AN 1998-1

Protection des animaux: théorie et réalité



Loi fédérale sur la protection des animaux du 9 mars 1978 :
Article 2 : 1. Les animaux doivent être traités de la manière qui tient le mieux compte de leurs besoins.

Ordonnance sur la protection des animaux du 27 mai 1981 :
Article 1er : Les animaux doivent être défendus de telle façon que leurs fonctions corporelles et leur comportement ne soient pas gênés et que leur faculté d'adaptation ne soit pas mise à l'épreuve de manière excessive.

Pour les cochons, cela signifie qu'ils doivent
- avoir la possibilité de vivre en groupe
- disposer d'une place bien sèche pour dormir, et d'une autre pour déféquer aussi loin que possible de la première.
- pouvoir passer des heures à labourer le sol en quête de nourriture.
- pouvoir se rafraîchir dans des bains de boue.
 

 
Avant de mettre bas, les truies construisent un grand nid ; il faut donc mettre à leur disposition le matériel nécessaire, soit de la paille, de l'herbe, des branches, etc.

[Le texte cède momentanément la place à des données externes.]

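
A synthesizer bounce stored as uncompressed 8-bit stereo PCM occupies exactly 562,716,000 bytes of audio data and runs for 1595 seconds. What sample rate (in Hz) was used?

176,400 Hz

Bytes = sample_rate × seconds × bytes_per_sample × channels.
sample_rate = 562,716,000 / (1,595 × 1 × 2) = 562,716,000 / 3,190 = 176,400 Hz.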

Les petits sont allaités dans ce nid, y dorment et ne le salissent jamais.

Les jeunes mâles vivent en groupe, les vieux en solitaire. Après une vie très active, ils meurent à l'age de 15 ans environ.

Mais la triste réalité est tout autre!

Les petits naissent la plupart du temps sur un sol dur, la litière de paille prescrite par l'Ordonnance n'étant que rarement, ou très parcimonieusement fournie. Dans la première semaine de leur vie, on raccourcit leur queue, cisaille les dents. Les petits mâles sont castrés. Le tout sans anesthésie.

S'ensuit l'engraissement, soit dans des boxes au sol de béton ou caillebotis, sans litière. Les jeunes animaux, enjoués, intelligents, sensibles et actifs sont contraints de végéter dans un milieu d'une monotonie extrême. La possibilité de s'occuper au moins avec quelques objets appropriés, comme l'ordonnance le prévoit, leur est refusée dans la presque totalité des exploitations, à moins d'une chaîne suspendue ou une rondelle de bois ne fasse figure d'alibi!

Les femelles destinées à l'élevage sont contraintes à concevoir, porter, mettre bas et allaiter des petits jusqu'à l'épuisement. Si dans quelques exploitations elles ont la possibilité de vivre en groupe le temps de la gestation, voire dans de rares cas même dans un enclos avec sortie à l'extérieur, la majeure partie de ces malheureuses créatures passent leur triste vie dans des stalles individuelles. Pour donner naissance aux petits, elles sont attachées au moyen de sangles ; ainsi immobilisées, elles mettent bas, allaitent, dorment dans leurs excréments. Tous ceux qui travaillent dans ce milieu connaissent ces méthodes mais apparemment pas les textes des lois. Ils sont sans doute de l'avis que ces obligations ne fournissent qu'un prétexte aux protecteurs des animaux et à quelques consommateurs désireux de manger de la viande d'animaux décemment traités.

Un représentant des paysans a récemment déclaré que "l'application des mesures concernant la protection des animaux ne peut se faire que d'entente avec les agriculteurs et non pas par voie d'ordonnance". Déclaration surprenante, surtout si l'on prend en considération que ces mêmes lois ont été approuvées par la grande majorité du peuple suisse !

La transformation intentionnelle d'une telle vie en une masse de souffrance et de désespoir muet est un crime ; qu'est-ce, sinon celà?